An exploration of landscape level fuel treatment strategies for wildland fire mitigation in the Santa Monica Mountains of Southern California

This project explores the origins of the wildland fire threat within the urban interface of the Santa Monica Mountains and the Southern California region. It identifies the social and economic events that have transformed the region from a historically low intensity fire environment, into the current high intensity fire environment. It deviates from the conventional wisdom of what constitutes "native vegetation" and provides the reader with an alternative view that reveals new possibilities for wildland fire mitigation. Using fire modeling, this project investigates the landscape nature of wildland fire activity within the Santa Monica Mountains and provides numerous examples of this wildfire relationship at the regional level.
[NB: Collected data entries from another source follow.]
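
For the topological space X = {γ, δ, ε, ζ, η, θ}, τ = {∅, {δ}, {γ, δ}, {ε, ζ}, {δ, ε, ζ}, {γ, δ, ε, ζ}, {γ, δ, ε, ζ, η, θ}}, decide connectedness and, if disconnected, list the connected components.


(X, τ) is connected.

Find clopen sets (U ∈ τ with X ∖ U ∈ τ):
  U = ∅, X ∖ U = {γ, δ, ε, ζ, η, θ} — both open, so U is clopen.
  U = {γ, δ, ε, ζ, η, θ}, X ∖ U = ∅ — both open, so U is clopen.
Only trivial clopens (∅ and X) exist, so (X, τ) is connected.
Compute connected components by grouping points that agree on all clopens:
  component: {γ, δ, ε, ζ, η, θ}


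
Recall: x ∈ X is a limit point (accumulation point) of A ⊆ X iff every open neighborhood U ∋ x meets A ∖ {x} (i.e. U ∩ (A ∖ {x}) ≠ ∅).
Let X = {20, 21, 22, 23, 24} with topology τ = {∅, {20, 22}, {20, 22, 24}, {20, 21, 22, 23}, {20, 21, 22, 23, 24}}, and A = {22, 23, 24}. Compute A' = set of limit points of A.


A' = {20, 21, 23, 24}

For each x ∈ X, list the open sets U ∈ τ with x ∈ U, then check whether U ∩ (A ∖ {x}) ≠ ∅ for every such U.
  x = 20: opens ∋ x are {20, 22}, {20, 22, 24}, {20, 21, 22, 23}, {20, 21, 22, 23, 24}; each meets A ∖ {20}, so x IS a limit point.
  x = 21: opens ∋ x are {20, 21, 22, 23}, {20, 21, 22, 23, 24}; each meets A ∖ {21}, so x IS a limit point.
  x = 22: open {20, 22} ∋ x has {20, 22} ∩ (A ∖ {22}) = ∅, so x is NOT a limit point.
  x = 23: opens ∋ x are {20, 21, 22, 23}, {20, 21, 22, 23, 24}; each meets A ∖ {23}, so x IS a limit point.
  x = 24: opens ∋ x are {20, 22, 24}, {20, 21, 22, 23, 24}; each meets A ∖ {24}, so x IS a limit point.
Collecting: A' = {20, 21, 23, 24}.


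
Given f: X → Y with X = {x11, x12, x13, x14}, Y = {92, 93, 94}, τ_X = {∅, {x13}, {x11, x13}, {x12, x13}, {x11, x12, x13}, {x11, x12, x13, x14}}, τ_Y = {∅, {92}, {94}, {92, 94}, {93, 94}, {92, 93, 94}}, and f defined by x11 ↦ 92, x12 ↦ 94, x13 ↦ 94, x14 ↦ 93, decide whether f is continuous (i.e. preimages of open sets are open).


f is NOT continuous.

Compute f^{-1}(U) for each U ∈ τ_Y:
  U = ∅: f^{-1}(U) = ∅ ∈ τ_X ✓.
  U = {92}: f^{-1}(U) = {x11} ∉ τ_X ✗.
  U = {94}: f^{-1}(U) = {x12, x13} ∈ τ_X ✓.
  U = {92, 94}: f^{-1}(U) = {x11, x12, x13} ∈ τ_X ✓.
  U = {93, 94}: f^{-1}(U) = {x12, x13, x14} ∉ τ_X ✗.
  U = {92, 93, 94}: f^{-1}(U) = {x11, x12, x13, x14} ∈ τ_X ✓.
Found U = {92} with f^{-1}(U) = {x11} not in τ_X. Therefore f is NOT continuous.


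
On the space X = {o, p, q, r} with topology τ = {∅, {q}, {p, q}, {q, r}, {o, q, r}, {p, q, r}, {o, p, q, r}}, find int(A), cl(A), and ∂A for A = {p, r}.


int(A) = ∅, cl(A) = {o, p, r}, ∂A = {o, p, r}.

Closed sets in (X, τ) are complements of opens:
  closed(X, τ) = {∅, {o}, {p}, {o, p}, {o, r}, {o, p, r}, {o, p, q, r}}.
int(A) = ⋃ {U ∈ τ : U ⊆ A}. Opens contained in A: ∅.
Taking the union of these: int(A) = ∅.
cl(A) = ⋂ {C closed : A ⊆ C}. Closed sets containing A: {o, p, r}, {o, p, q, r}.
Intersecting these: cl(A) = {o, p, r}.
∂A = cl(A) ∖ int(A) = {o, p, r} ∖ ∅ = {o, p, r}.


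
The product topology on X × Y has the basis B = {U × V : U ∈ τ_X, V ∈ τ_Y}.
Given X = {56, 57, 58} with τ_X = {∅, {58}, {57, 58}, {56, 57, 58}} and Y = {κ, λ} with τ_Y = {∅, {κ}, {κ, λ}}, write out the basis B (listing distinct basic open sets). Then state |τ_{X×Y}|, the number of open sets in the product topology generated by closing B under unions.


Basis B = {∅ × ∅, {58} × {κ}, {57, 58} × {κ}, {58} × {κ, λ}, {56, 57, 58} × {κ}, {57, 58} × {κ, λ}, {56, 57, 58} × {κ, λ}}; |τ_{X×Y}| = 10.

Enumerate products U × V with U ∈ τ_X, V ∈ τ_Y (deduplicated):
  ∅ × ∅ = {} (∅)
  {58} × {κ} = {(58,κ)}
  {57, 58} × {κ} = {(57,κ), (58,κ)}
  {58} × {κ, λ} = {(58,κ), (58,λ)}
  {56, 57, 58} × {κ} = {(56,κ), (57,κ), (58,κ)}
  {57, 58} × {κ, λ} = {(57,κ), (57,λ), (58,κ), (58,λ)}
  {56, 57, 58} × {κ, λ} = {(56,κ), (56,λ), (57,κ), (57,λ), (58,κ), (58,λ)}
These 7 distinct sets form the basis B.
Close under arbitrary unions to get τ_{X×Y}; counting gives |τ_{X×Y}| = 10.


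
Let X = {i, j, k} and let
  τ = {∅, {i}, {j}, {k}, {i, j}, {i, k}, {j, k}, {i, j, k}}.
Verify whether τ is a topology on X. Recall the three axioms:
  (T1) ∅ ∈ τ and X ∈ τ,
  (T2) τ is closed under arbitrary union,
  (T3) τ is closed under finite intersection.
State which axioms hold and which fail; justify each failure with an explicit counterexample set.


τ IS a topology on X.

Axiom (T1): ∅ ∈ τ? Yes; X ∈ τ? Yes.
Axiom (T2/T3): check pairwise unions and intersections of members of τ.
All pairwise intersections and unions checked — each lies in τ. Therefore τ satisfies (T1), (T2), (T3): it IS a topology on X.


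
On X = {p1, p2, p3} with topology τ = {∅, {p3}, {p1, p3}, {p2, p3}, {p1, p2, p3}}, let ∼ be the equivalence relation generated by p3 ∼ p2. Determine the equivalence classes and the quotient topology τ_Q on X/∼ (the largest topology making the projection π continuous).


X/∼ = {[p1], [p2=p3]}; |τ_Q| = 3.

Equivalence classes: [p1], [p2=p3].
Quotient map π: X → X/∼ sends p1 ↦ [p1], p2 ↦ [p2=p3], p3 ↦ [p2=p3].
For each subset V ⊆ X/∼, compute π^{-1}(V) ⊆ X and check whether π^{-1}(V) ∈ τ. V is open in τ_Q iff π^{-1}(V) ∈ τ.
  V = {}: π^{-1}(V) = ∅ ∈ τ ✓.
  V = {[p1]}: π^{-1}(V) = {p1} ∉ τ ✗.
  V = {[p2=p3]}: π^{-1}(V) = {p2, p3} ∈ τ ✓.
  V = {[p1], [p2=p3]}: π^{-1}(V) = {p1, p2, p3} ∈ τ ✓.
Open sets in the quotient: τ_Q = {{}, {[p2=p3]}, {[p1], [p2=p3]}} (3 elements).


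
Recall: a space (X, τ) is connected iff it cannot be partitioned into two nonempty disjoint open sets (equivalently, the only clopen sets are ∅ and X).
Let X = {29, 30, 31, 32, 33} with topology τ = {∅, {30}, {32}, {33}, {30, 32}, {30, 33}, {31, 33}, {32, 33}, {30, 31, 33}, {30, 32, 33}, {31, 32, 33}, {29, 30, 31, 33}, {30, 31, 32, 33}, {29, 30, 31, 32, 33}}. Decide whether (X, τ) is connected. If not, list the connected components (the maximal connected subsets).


(X, τ) is disconnected; components = [{32}, {29, 30, 31, 33}].

Find clopen sets (U ∈ τ with X ∖ U ∈ τ):
  U = ∅, X ∖ U = {29, 30, 31, 32, 33} — both open, so U is clopen.
  U = {32}, X ∖ U = {29, 30, 31, 33} — both open, so U is clopen.
  U = {29, 30, 31, 33}, X ∖ U = {32} — both open, so U is clopen.
  U = {29, 30, 31, 32, 33}, X ∖ U = ∅ — both open, so U is clopen.
Nontrivial clopen(s) exist: e.g. {32}. So (X, τ) is disconnected.
Compute connected components by grouping points that agree on all clopens:
  component: {32}
  component: {29, 30, 31, 33}


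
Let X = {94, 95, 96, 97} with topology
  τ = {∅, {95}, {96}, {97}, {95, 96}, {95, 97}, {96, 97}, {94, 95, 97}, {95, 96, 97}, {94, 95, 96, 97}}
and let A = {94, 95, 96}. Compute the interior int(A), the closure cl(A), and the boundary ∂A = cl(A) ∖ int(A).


int(A) = {95, 96}, cl(A) = {94, 95, 96}, ∂A = {94}.

Closed sets in (X, τ) are complements of opens:
  closed(X, τ) = {∅, {94}, {96}, {94, 95}, {94, 96}, {94, 97}, {94, 95, 96}, {94, 95, 97}, {94, 96, 97}, {94, 95, 96, 97}}.
int(A) = ⋃ {U ∈ τ : U ⊆ A}. Opens contained in A: ∅, {95}, {96}, {95, 96}.
Taking the union of these: int(A) = {95, 96}.
cl(A) = ⋂ {C closed : A ⊆ C}. Closed sets containing A: {94, 95, 96}, {94, 95, 96, 97}.
Intersecting these: cl(A) = {94, 95, 96}.
∂A = cl(A) ∖ int(A) = {94, 95, 96} ∖ {95, 96} = {94}.


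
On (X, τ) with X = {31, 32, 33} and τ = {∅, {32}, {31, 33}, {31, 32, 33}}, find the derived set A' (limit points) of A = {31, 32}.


A' = {33}

For each x ∈ X, list the open sets U ∈ τ with x ∈ U, then check whether U ∩ (A ∖ {x}) ≠ ∅ for every such U.
  x = 31: open {31, 33} ∋ x has {31, 33} ∩ (A ∖ {31}) = ∅, so x is NOT a limit point.
  x = 32: open {32} ∋ x has {32} ∩ (A ∖ {32}) = ∅, so x is NOT a limit point.
  x = 33: opens ∋ x are {31, 33}, {31, 32, 33}; each meets A ∖ {33}, so x IS a limit point.
Collecting: A' = {33}.


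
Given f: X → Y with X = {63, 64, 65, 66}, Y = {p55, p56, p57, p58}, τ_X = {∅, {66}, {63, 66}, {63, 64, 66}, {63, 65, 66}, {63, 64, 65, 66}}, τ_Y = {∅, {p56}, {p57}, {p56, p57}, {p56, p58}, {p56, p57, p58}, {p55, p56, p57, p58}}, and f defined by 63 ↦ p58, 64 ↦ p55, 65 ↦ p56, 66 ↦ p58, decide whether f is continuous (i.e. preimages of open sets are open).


f is NOT continuous.

Compute f^{-1}(U) for each U ∈ τ_Y:
  U = ∅: f^{-1}(U) = ∅ ∈ τ_X ✓.
  U = {p56}: f^{-1}(U) = {65} ∉ τ_X ✗.
  U = {p57}: f^{-1}(U) = ∅ ∈ τ_X ✓.
  U = {p56, p57}: f^{-1}(U) = {65} ∉ τ_X ✗.
  U = {p56, p58}: f^{-1}(U) = {63, 65, 66} ∈ τ_X ✓.
  U = {p56, p57, p58}: f^{-1}(U) = {63, 65, 66} ∈ τ_X ✓.
  U = {p55, p56, p57, p58}: f^{-1}(U) = {63, 64, 65, 66} ∈ τ_X ✓.
Found U = {p56} with f^{-1}(U) = {65} not in τ_X. Therefore f is NOT continuous.


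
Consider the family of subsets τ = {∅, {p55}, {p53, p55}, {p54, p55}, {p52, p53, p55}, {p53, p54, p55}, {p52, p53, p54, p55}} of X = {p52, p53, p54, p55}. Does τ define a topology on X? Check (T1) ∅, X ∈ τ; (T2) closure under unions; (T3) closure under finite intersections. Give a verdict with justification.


τ IS a topology on X.

Axiom (T1): ∅ ∈ τ? Yes; X ∈ τ? Yes.
Axiom (T2/T3): check pairwise unions and intersections of members of τ.
All pairwise intersections and unions checked — each lies in τ. Therefore τ satisfies (T1), (T2), (T3): it IS a topology on X.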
These new insights demonstrate the landscape nature of the fire linkage between the Santa Monica Mountains, Simi Hills and the Santa Susanna Mountains. This research demonstrates the methods and techniques necessary to identify those wildfire relationships, and provides examples of how to extinguish that relationship. This project concludes with an evaluation of the impact of landscape level fuel treatment strategies on wildland fire risk in the urban interface of the Santa Monica Mountains. Using native vegetation and landscape level fuel management strategies, this paper demonstrates that it is possible to greatly reduce the probability of catastrophic wildland fire loss while maintaining a vibrant natural environment. Using FlamMap, a wildland fire modeling system and goal directed geovisualization; this research describes the fire behavior, prescribes a course of action, and assesses the impact of that action on residential structure loss. This research defines fuel treatment strategies that can be applied at the landscape level to contain large scale fire events, and to shield individual structures and residential communities at the parcel level. While these methods are mainly directed at fire mitigation, their application will also provide for enhanced firefighter safety and increased fire suppression opportunities.